Three men have been indicted for hacking into a number of cash registers at Dave & Buster's restaurant locations nationwide to steal data from thousands of credit and debit cards, data that was later sold or used to cause more than $600,000 in losses, the Justice Department said this week.
The government's 27-count indictment unsealed this week names Maksym "Maksik" Yastremskiy, of Kharkov, Ukraine, and Aleksandr "JonnyHell," Suvorov, of Sillamae, Estonia, with wire fraud conspiracy, wire fraud, conspiracy to possess unauthorized access devices, access device fraud, aggravated identity theft, conspiracy to commit computer fraud, computer fraud and counts of interception of electronic communications.
The government also unsealed a complaint against Albert "Segvec" Gonzalez of Miami, who, according to the U.S. Secret Service, was responsible for creating the software used to steal credit and debit card data.

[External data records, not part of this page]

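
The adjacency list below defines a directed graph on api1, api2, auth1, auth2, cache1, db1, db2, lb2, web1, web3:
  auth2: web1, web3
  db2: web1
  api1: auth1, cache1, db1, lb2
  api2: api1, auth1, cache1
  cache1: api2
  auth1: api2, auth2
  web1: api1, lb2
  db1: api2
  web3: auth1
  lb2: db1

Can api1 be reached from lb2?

Explore from lb2.
Distance 1: reach db1.
Distance 2: reach api2.
Distance 3: reach api1, auth1, cache1.
Found api1.

Yes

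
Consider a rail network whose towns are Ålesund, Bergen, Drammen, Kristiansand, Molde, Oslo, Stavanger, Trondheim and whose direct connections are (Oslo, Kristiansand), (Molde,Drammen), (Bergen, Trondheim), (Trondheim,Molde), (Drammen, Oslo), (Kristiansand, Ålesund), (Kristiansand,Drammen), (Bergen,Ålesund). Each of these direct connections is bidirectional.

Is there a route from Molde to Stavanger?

No

Explore from Molde.
Distance 1: reach Drammen, Trondheim.
Distance 2: reach Bergen, Kristiansand, Oslo.
Distance 3: reach Ålesund.
The search is exhausted without reaching Stavanger; it lies in a different component.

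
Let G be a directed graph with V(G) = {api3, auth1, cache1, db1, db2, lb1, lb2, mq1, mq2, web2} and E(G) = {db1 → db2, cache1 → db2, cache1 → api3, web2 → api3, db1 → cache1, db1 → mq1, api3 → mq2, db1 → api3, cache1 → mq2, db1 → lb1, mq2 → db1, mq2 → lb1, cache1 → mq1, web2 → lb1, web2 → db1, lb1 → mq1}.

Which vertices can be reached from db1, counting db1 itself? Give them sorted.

Start at db1.
Its neighbours: api3, cache1, db2, lb1, mq1.
Then their neighbours: mq2.
Nothing further is reachable.

api3, cache1, db1, db2, lb1, mq1, mq2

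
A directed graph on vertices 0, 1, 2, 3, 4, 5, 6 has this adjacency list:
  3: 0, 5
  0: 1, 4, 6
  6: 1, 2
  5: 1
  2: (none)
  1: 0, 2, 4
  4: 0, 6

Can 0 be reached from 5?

Yes

Explore from 5.
Distance 1: reach 1.
Distance 2: reach 0, 2, 4.
Found 0.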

The complaint alleges that sometime between April and September of 2007, Yastremskiy and Suvorov hacked into cash register terminals at 11 Dave & Buster's locations and installed Gonzalez's "sniffer" programs to steal payment data as it was being transmitted from the point-of-sale terminals to the company's corporate offices.
According to the government, Gonzalez wasn't that great of a programmer: His sniffer program contained a bug, which would fail to start each time an infected point-of-sale system was rebooted. The Justice Department says that Yastremskiy and Suvorov kept at it, and that their persistence paid off: At one restaurant location alone, the sniffer program captured data for approximately 5,000 credit and debit cards, data that was later resold to cyber thieves, who used the data to make fraudulent purchases.